Kronologi dan Urgensi Penataan Batas Wilayah Desa
Persoalan batas desa bermula dari sejarah pembentukan wilayah yang pada masa lalu bertumpu pada batas alamiah non-geospasial atau kesepakatan lisan para tetua adat. Seiring laju industrialisasi, ekspansi perkebunan, serta meningkatnya nilai ekonomi tanah, batas-batas tradisional tersebut mulai dipersengketakan. Pemerintah kemudian merancang tahapan sistematis untuk menyelesaikan problem struktural ini:
- Pengumpulan Dokumen Yuridis dan Historis: Identifikasi peta dasar, dokumen pemekaran, serta riwayat batas adat antarwilayah yang berbatasan secara administratif.
- Pelacakan dan Penentuan Titik Koordinat (Kartometrik): Verifikasi lapangan berbasis teknologi Sistem Informasi Geografis (SIG) untuk memetakan batas secara presisi tanpa tumpang tindih.
- Musyawarah dan Konsensus Antardesa: Mediasi antartokoh masyarakat dan pemerintah desa guna menyepakati segmen batas yang belum tuntas secara musyawarah mufakat.
- Legalisasi melalui Peraturan Bupati/Wali Kota: Pengesahan batas definitif lewat produk hukum kepala daerah untuk memberikan kepastian hukum yang mengikat.
"Penegasan batas desa bukan sekadar urusan garis di atas peta, melainkan pilar utama dalam menjaga kohesi sosial, mempermudah pelayanan publik, dan memastikan tertib administrasi pemerintahan," tegas pihak Kemendagri.
Implikasi Yuridis dan Ketahanan Sosial Desa
Dari kacamata analitis, ketidakpastian batas desa membawa dampak multidimensi. Pertama, aspek ketertiban administrasi kependudukan menjadi terganggu ketika warga di wilayah perbatasan kesulitan mengakses hak dasar seperti layanan kesehatan, pendidikan, dan hak pilih dalam pemilu. Kedua, terjadi ketimpangan dalam penyaluran alokasi dana transfer daerah akibat data spasial yang tidak sinkron.
Di samping itu, Kemendagri mencatat beberapa pemicu utama yang memperlambat penuntasan batas desa di berbagai daerah, antara lain:
- Keterbatasan anggaran dan kapasitas teknis geospasial pada aparatur pemerintah daerah tingkat kabupaten.
- Klaim kepemilikan ulayat atau tanah adat yang bersinggungan dengan konsesi korporasi swasta.
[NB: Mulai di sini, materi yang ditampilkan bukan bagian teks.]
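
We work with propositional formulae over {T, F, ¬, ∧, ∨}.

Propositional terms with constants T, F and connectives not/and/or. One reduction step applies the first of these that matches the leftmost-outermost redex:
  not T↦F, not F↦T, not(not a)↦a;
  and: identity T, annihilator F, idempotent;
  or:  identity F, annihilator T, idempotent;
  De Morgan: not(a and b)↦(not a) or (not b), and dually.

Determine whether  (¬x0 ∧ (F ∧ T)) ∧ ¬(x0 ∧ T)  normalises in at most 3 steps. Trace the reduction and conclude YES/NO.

  start: (¬x0 ∧ (F ∧ T)) ∧ ¬(x0 ∧ T)
  step 1: (¬x0 ∧ F) ∧ ¬(x0 ∧ T)
  step 2: F ∧ ¬(x0 ∧ T)
  step 3: F

Answer: YES — reaches normal form F in 3 ≤ 3 steps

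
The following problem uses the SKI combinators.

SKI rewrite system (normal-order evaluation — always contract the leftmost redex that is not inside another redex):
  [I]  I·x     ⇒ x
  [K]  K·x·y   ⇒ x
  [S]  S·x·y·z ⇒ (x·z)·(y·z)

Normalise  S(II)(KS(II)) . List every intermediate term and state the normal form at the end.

  start: S(II)(KS(II))
  [1] SI(KS(II))
  [2] SIS

Answer: normal form = SIS  (in 2 steps)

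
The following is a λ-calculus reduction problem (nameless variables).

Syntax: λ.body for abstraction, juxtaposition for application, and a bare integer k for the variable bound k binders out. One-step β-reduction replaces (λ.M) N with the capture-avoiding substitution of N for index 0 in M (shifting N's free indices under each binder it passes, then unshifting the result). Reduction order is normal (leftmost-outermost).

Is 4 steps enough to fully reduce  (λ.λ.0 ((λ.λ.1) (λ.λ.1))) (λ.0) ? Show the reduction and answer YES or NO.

Answer: YES — reaches normal form λ.0 (λ.λ.λ.1) in 2 ≤ 4 steps

Reduction:
  start: (λ.λ.0 ((λ.λ.1) (λ.λ.1))) (λ.0)
  →1  λ.0 ((λ.λ.1) (λ.λ.1))
  →2  λ.0 (λ.λ.λ.1)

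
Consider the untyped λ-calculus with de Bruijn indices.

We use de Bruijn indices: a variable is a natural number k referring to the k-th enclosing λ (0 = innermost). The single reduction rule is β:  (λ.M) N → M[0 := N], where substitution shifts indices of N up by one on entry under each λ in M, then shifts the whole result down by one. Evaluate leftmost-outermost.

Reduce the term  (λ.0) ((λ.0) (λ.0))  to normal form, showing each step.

  start: (λ.0) ((λ.0) (λ.0))
  [1] (λ.0) (λ.0)
  [2] λ.0

Answer: normal form = λ.0  (in 2 steps)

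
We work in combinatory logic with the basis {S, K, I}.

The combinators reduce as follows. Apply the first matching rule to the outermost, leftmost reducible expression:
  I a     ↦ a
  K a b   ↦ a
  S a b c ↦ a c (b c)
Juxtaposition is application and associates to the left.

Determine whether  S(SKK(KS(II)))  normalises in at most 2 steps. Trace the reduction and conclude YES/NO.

Answer: NO — after 2 steps the term is S(KS(II)), not yet normal

Derivation:
  start: S(SKK(KS(II)))
  step 1: S(K(KS(II))(K(KS(II))))
  step 2: S(KS(II))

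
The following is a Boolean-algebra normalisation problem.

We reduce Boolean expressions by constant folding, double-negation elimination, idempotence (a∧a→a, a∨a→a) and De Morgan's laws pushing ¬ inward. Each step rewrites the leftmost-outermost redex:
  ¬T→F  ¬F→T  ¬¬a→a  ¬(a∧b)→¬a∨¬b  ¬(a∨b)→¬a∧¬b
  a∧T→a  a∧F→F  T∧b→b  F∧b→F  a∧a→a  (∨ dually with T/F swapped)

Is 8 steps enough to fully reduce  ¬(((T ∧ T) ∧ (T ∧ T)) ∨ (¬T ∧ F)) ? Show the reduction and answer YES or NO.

  start: ¬(((T ∧ T) ∧ (T ∧ T)) ∨ (¬T ∧ F))
  [1] ¬((T ∧ T) ∧ (T ∧ T)) ∧ ¬(¬T ∧ F)
  [2] (¬(T ∧ T) ∨ ¬(T ∧ T)) ∧ ¬(¬T ∧ F)
  [3] ¬(T ∧ T) ∧ ¬(¬T ∧ F)
  [4] (¬T ∨ ¬T) ∧ ¬(¬T ∧ F)
  [5] ¬T ∧ ¬(¬T ∧ F)
  [6] F ∧ ¬(¬T ∧ F)
  [7] F

Answer: YES — reaches normal form F in 7 ≤ 8 steps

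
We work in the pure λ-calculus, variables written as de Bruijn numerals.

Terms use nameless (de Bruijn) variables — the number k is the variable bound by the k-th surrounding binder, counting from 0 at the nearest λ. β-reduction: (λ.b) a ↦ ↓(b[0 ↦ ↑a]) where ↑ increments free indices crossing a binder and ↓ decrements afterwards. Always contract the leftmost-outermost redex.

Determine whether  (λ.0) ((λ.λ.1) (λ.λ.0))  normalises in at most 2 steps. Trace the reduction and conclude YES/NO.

Answer: YES — reaches normal form λ.λ.λ.0 in 2 ≤ 2 steps

Reduction:
  start: (λ.0) ((λ.λ.1) (λ.λ.0))
  step 1: (λ.λ.1) (λ.λ.0)
  step 2: λ.λ.λ.0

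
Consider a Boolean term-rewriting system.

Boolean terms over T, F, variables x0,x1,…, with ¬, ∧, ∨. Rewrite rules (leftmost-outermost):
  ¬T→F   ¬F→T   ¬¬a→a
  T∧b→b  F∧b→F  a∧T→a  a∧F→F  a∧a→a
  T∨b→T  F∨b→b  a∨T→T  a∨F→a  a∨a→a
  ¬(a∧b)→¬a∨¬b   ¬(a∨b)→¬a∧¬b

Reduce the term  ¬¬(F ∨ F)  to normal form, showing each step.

  start: ¬¬(F ∨ F)
  step 1: F ∨ F
  step 2: F

Answer: normal form = F  (in 2 steps)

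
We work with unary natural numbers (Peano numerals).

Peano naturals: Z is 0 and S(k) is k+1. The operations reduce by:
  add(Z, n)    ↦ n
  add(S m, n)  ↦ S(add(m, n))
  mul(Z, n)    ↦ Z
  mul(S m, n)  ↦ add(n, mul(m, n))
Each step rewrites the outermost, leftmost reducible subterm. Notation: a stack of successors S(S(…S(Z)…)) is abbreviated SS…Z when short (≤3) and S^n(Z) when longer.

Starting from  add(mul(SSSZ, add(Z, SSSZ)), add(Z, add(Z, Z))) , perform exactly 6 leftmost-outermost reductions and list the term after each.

  start: add(mul(SSSZ, add(Z, SSSZ)), add(Z, add(Z, Z)))
  →1  add(add(add(Z, SSSZ), mul(SSZ, add(Z, SSSZ))), add(Z, add(Z, Z)))
  →2  add(add(SSSZ, mul(SSZ, add(Z, SSSZ))), add(Z, add(Z, Z)))
  →3  add(S(add(SSZ, mul(SSZ, add(Z, SSSZ)))), add(Z, add(Z, Z)))
  →4  S(add(add(SSZ, mul(SSZ, add(Z, SSSZ))), add(Z, add(Z, Z))))
  →5  S(add(S(add(SZ, mul(SSZ, add(Z, SSSZ)))), add(Z, add(Z, Z))))
  →6  S(S(add(add(SZ, mul(SSZ, add(Z, SSSZ))), add(Z, add(Z, Z)))))

Answer: after 6 steps: S(S(add(add(SZ, mul(SSZ, add(Z, SSSZ))), add(Z, add(Z, Z)))))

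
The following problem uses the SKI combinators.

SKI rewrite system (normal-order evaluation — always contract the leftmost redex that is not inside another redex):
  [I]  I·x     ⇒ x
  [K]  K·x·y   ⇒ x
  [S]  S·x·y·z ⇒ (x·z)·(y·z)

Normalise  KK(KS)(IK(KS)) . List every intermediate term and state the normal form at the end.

  start: KK(KS)(IK(KS))
  [1] K(IK(KS))
  [2] K(K(KS))

Answer: normal form = K(K(KS))  (in 2 steps)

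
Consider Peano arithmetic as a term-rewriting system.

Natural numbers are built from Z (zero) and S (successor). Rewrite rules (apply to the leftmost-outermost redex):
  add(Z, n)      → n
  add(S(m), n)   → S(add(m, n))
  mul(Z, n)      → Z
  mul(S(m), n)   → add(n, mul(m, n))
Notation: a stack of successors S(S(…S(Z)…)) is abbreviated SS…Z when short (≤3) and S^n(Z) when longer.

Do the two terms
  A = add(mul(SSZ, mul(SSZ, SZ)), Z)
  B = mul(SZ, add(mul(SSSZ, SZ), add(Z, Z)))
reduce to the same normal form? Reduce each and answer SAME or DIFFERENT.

Term A:
  start: add(mul(SSZ, mul(SSZ, SZ)), Z)
  step 1: add(add(mul(SSZ, SZ), mul(SZ, mul(SSZ, SZ))), Z)
  step 2: add(add(add(SZ, mul(SZ, SZ)), mul(SZ, mul(SSZ, SZ))), Z)
  step 3: add(add(S(add(Z, mul(SZ, SZ))), mul(SZ, mul(SSZ, SZ))), Z)
  step 4: add(S(add(add(Z, mul(SZ, SZ)), mul(SZ, mul(SSZ, SZ)))), Z)
  step 5: S(add(add(add(Z, mul(SZ, SZ)), mul(SZ, mul(SSZ, SZ))), Z))
  step 6: S(add(add(mul(SZ, SZ), mul(SZ, mul(SSZ, SZ))), Z))
  step 7: S(add(add(add(SZ, mul(Z, SZ)), mul(SZ, mul(SSZ, SZ))), Z))
  step 8: S(add(add(S(add(Z, mul(Z, SZ))), mul(SZ, mul(SSZ, SZ))), Z))
  step 9: S(add(S(add(add(Z, mul(Z, SZ)), mul(SZ, mul(SSZ, SZ)))), Z))
  step 10: S(S(add(add(add(Z, mul(Z, SZ)), mul(SZ, mul(SSZ, SZ))), Z)))
  step 11: S(S(add(add(mul(Z, SZ), mul(SZ, mul(SSZ, SZ))), Z)))
  step 12: S(S(add(add(Z, mul(SZ, mul(SSZ, SZ))), Z)))
  step 13: S(S(add(mul(SZ, mul(SSZ, SZ)), Z)))
  step 14: S(S(add(add(mul(SSZ, SZ), mul(Z, mul(SSZ, SZ))), Z)))
  step 15: S(S(add(add(add(SZ, mul(SZ, SZ)), mul(Z, mul(SSZ, SZ))), Z)))
  step 16: S(S(add(add(S(add(Z, mul(SZ, SZ))), mul(Z, mul(SSZ, SZ))), Z)))
  step 17: S(S(add(S(add(add(Z, mul(SZ, SZ)), mul(Z, mul(SSZ, SZ)))), Z)))
  step 18: S(S(S(add(add(add(Z, mul(SZ, SZ)), mul(Z, mul(SSZ, SZ))), Z))))
  step 19: S(S(S(add(add(mul(SZ, SZ), mul(Z, mul(SSZ, SZ))), Z))))
  step 20: S(S(S(add(add(add(SZ, mul(Z, SZ)), mul(Z, mul(SSZ, SZ))), Z))))
  step 21: S(S(S(add(add(S(add(Z, mul(Z, SZ))), mul(Z, mul(SSZ, SZ))), Z))))
  step 22: S(S(S(add(S(add(add(Z, mul(Z, SZ)), mul(Z, mul(SSZ, SZ)))), Z))))
  step 23: S(S(S(S(add(add(add(Z, mul(Z, SZ)), mul(Z, mul(SSZ, SZ))), Z)))))
  step 24: S(S(S(S(add(add(mul(Z, SZ), mul(Z, mul(SSZ, SZ))), Z)))))
  step 25: S(S(S(S(add(add(Z, mul(Z, mul(SSZ, SZ))), Z)))))
  step 26: S(S(S(S(add(mul(Z, mul(SSZ, SZ)), Z)))))
  step 27: S(S(S(S(add(Z, Z)))))
  step 28: S^4(Z)

Term B:
  start: mul(SZ, add(mul(SSSZ, SZ), add(Z, Z)))
  step 1: add(add(mul(SSSZ, SZ), add(Z, Z)), mul(Z, add(mul(SSSZ, SZ), add(Z, Z))))
  step 2: add(add(add(SZ, mul(SSZ, SZ)), add(Z, Z)), mul(Z, add(mul(SSSZ, SZ), add(Z, Z))))
  step 3: add(add(S(add(Z, mul(SSZ, SZ))), add(Z, Z)), mul(Z, add(mul(SSSZ, SZ), add(Z, Z))))
  step 4: add(S(add(add(Z, mul(SSZ, SZ)), add(Z, Z))), mul(Z, add(mul(SSSZ, SZ), add(Z, Z))))
  step 5: S(add(add(add(Z, mul(SSZ, SZ)), add(Z, Z)), mul(Z, add(mul(SSSZ, SZ), add(Z, Z)))))
  step 6: S(add(add(mul(SSZ, SZ), add(Z, Z)), mul(Z, add(mul(SSSZ, SZ), add(Z, Z)))))
  step 7: S(add(add(add(SZ, mul(SZ, SZ)), add(Z, Z)), mul(Z, add(mul(SSSZ, SZ), add(Z, Z)))))
  step 8: S(add(add(S(add(Z, mul(SZ, SZ))), add(Z, Z)), mul(Z, add(mul(SSSZ, SZ), add(Z, Z)))))
  step 9: S(add(S(add(add(Z, mul(SZ, SZ)), add(Z, Z))), mul(Z, add(mul(SSSZ, SZ), add(Z, Z)))))
  step 10: S(S(add(add(add(Z, mul(SZ, SZ)), add(Z, Z)), mul(Z, add(mul(SSSZ, SZ), add(Z, Z))))))
  step 11: S(S(add(add(mul(SZ, SZ), add(Z, Z)), mul(Z, add(mul(SSSZ, SZ), add(Z, Z))))))
  step 12: S(S(add(add(add(SZ, mul(Z, SZ)), add(Z, Z)), mul(Z, add(mul(SSSZ, SZ), add(Z, Z))))))
  step 13: S(S(add(add(S(add(Z, mul(Z, SZ))), add(Z, Z)), mul(Z, add(mul(SSSZ, SZ), add(Z, Z))))))
  step 14: S(S(add(S(add(add(Z, mul(Z, SZ)), add(Z, Z))), mul(Z, add(mul(SSSZ, SZ), add(Z, Z))))))
  step 15: S(S(S(add(add(add(Z, mul(Z, SZ)), add(Z, Z)), mul(Z, add(mul(SSSZ, SZ), add(Z, Z)))))))
  step 16: S(S(S(add(add(mul(Z, SZ), add(Z, Z)), mul(Z, add(mul(SSSZ, SZ), add(Z, Z)))))))
  step 17: S(S(S(add(add(Z, add(Z, Z)), mul(Z, add(mul(SSSZ, SZ), add(Z, Z)))))))
  step 18: S(S(S(add(add(Z, Z), mul(Z, add(mul(SSSZ, SZ), add(Z, Z)))))))
  step 19: S(S(S(add(Z, mul(Z, add(mul(SSSZ, SZ), add(Z, Z)))))))
  step 20: S(S(S(mul(Z, add(mul(SSSZ, SZ), add(Z, Z))))))
  step 21: SSSZ

Answer: DIFFERENT — A ⇓ S^4(Z), B ⇓ SSSZ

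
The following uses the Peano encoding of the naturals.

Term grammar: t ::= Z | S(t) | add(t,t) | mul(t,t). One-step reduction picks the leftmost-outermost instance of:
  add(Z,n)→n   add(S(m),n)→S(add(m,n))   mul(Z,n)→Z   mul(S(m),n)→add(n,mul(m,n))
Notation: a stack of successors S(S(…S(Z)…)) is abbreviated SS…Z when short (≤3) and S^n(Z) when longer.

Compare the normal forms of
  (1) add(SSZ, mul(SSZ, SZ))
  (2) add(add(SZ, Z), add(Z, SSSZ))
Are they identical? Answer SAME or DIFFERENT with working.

Answer: SAME — A ⇓ S^4(Z), B ⇓ S^4(Z)

Working:
Term A:
  start: add(SSZ, mul(SSZ, SZ))
  step 1: S(add(SZ, mul(SSZ, SZ)))
  step 2: S(S(add(Z, mul(SSZ, SZ))))
  step 3: S(S(mul(SSZ, SZ)))
  step 4: S(S(add(SZ, mul(SZ, SZ))))
  step 5: S(S(S(add(Z, mul(SZ, SZ)))))
  step 6: S(S(S(mul(SZ, SZ))))
  step 7: S(S(S(add(SZ, mul(Z, SZ)))))
  step 8: S(S(S(S(add(Z, mul(Z, SZ))))))
  step 9: S(S(S(S(mul(Z, SZ)))))
  step 10: S^4(Z)

Term B:
  start: add(add(SZ, Z), add(Z, SSSZ))
  step 1: add(S(add(Z, Z)), add(Z, SSSZ))
  step 2: S(add(add(Z, Z), add(Z, SSSZ)))
  step 3: S(add(Z, add(Z, SSSZ)))
  step 4: S(add(Z, SSSZ))
  step 5: S^4(Z)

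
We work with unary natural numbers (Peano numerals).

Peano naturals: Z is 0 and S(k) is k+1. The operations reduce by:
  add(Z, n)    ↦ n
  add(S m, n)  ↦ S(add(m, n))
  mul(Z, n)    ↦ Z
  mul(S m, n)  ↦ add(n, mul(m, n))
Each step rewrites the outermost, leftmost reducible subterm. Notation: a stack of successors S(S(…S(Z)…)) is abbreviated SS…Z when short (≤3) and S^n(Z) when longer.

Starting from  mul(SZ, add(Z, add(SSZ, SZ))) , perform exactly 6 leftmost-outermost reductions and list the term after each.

Answer: after 6 steps: S(S(add(add(Z, SZ), mul(Z, add(Z, add(SSZ, SZ))))))

Reduction:
  start: mul(SZ, add(Z, add(SSZ, SZ)))
  step 1: add(add(Z, add(SSZ, SZ)), mul(Z, add(Z, add(SSZ, SZ))))
  step 2: add(add(SSZ, SZ), mul(Z, add(Z, add(SSZ, SZ))))
  step 3: add(S(add(SZ, SZ)), mul(Z, add(Z, add(SSZ, SZ))))
  step 4: S(add(add(SZ, SZ), mul(Z, add(Z, add(SSZ, SZ)))))
  step 5: S(add(S(add(Z, SZ)), mul(Z, add(Z, add(SSZ, SZ)))))
  step 6: S(S(add(add(Z, SZ), mul(Z, add(Z, add(SSZ, SZ))))))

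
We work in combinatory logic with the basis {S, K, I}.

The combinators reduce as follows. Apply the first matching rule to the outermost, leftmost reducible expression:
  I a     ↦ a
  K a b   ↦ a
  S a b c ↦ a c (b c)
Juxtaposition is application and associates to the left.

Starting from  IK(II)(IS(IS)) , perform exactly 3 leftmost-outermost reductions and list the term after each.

Answer: after 3 steps: I

Reduction:
  start: IK(II)(IS(IS))
  step 1: K(II)(IS(IS))
  step 2: II
  step 3: I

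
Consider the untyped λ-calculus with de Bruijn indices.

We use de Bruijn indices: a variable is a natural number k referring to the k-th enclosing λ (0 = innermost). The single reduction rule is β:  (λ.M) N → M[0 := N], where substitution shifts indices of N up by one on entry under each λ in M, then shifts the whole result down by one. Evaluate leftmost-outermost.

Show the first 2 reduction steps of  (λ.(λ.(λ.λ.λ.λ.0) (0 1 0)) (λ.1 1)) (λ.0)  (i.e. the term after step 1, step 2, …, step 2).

Answer: after 2 steps: (λ.λ.λ.λ.0) ((λ.(λ.0) (λ.0)) (λ.0) (λ.(λ.0) (λ.0)))

Derivation:
  start: (λ.(λ.(λ.λ.λ.λ.0) (0 1 0)) (λ.1 1)) (λ.0)
  step 1: (λ.(λ.λ.λ.λ.0) (0 (λ.0) 0)) (λ.(λ.0) (λ.0))
  step 2: (λ.λ.λ.λ.0) ((λ.(λ.0) (λ.0)) (λ.0) (λ.(λ.0) (λ.0)))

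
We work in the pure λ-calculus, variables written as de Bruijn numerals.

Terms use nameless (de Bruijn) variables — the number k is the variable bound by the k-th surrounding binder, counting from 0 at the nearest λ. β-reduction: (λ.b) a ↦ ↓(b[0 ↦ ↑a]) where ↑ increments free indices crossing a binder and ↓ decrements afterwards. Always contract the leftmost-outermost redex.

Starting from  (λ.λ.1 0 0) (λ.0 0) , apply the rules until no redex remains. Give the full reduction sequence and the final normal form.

  start: (λ.λ.1 0 0) (λ.0 0)
  [1] λ.(λ.0 0) 0 0
  [2] λ.0 0 0

Answer: normal form = λ.0 0 0  (in 2 steps)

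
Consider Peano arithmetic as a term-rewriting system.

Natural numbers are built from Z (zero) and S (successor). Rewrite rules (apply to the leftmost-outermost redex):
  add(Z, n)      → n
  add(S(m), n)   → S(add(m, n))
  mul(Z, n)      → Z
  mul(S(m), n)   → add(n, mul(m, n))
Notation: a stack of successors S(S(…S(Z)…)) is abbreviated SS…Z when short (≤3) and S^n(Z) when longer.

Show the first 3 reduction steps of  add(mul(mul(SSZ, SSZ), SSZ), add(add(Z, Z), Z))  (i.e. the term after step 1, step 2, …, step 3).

  start: add(mul(mul(SSZ, SSZ), SSZ), add(add(Z, Z), Z))
  [1] add(mul(add(SSZ, mul(SZ, SSZ)), SSZ), add(add(Z, Z), Z))
  [2] add(mul(S(add(SZ, mul(SZ, SSZ))), SSZ), add(add(Z, Z), Z))
  [3] add(add(SSZ, mul(add(SZ, mul(SZ, SSZ)), SSZ)), add(add(Z, Z), Z))

Answer: after 3 steps: add(add(SSZ, mul(add(SZ, mul(SZ, SSZ)), SSZ)), add(add(Z, Z), Z))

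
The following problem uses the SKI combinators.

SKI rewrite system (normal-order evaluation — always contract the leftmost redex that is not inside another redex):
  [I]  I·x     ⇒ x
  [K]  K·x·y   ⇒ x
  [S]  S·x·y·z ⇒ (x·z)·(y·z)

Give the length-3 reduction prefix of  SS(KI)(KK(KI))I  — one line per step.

  start: SS(KI)(KK(KI))I
  step 1: S(KK(KI))(KI(KK(KI)))I
  step 2: KK(KI)I(KI(KK(KI))I)
  step 3: KI(KI(KK(KI))I)

Answer: after 3 steps: KI(KI(KK(KI))I)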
- Rendahnya komitmen politik pemerintah daerah dalam menerbitkan Peraturan Kepala Daerah (Perkada).
Ke depan, pemerintah pusat mendorong kolaborasi terintegrasi antara Badan Informasi Geospasial (BIG), Kementerian ATR/BPN, dan pemerintah daerah. Percepatan program Kebijakan Satu Peta (One Map Policy) di tingkat desa diyakini menjadi instrumen krusial dalam menciptakan kepastian investasi serta menjaga stabilitas sosial di akar rumput.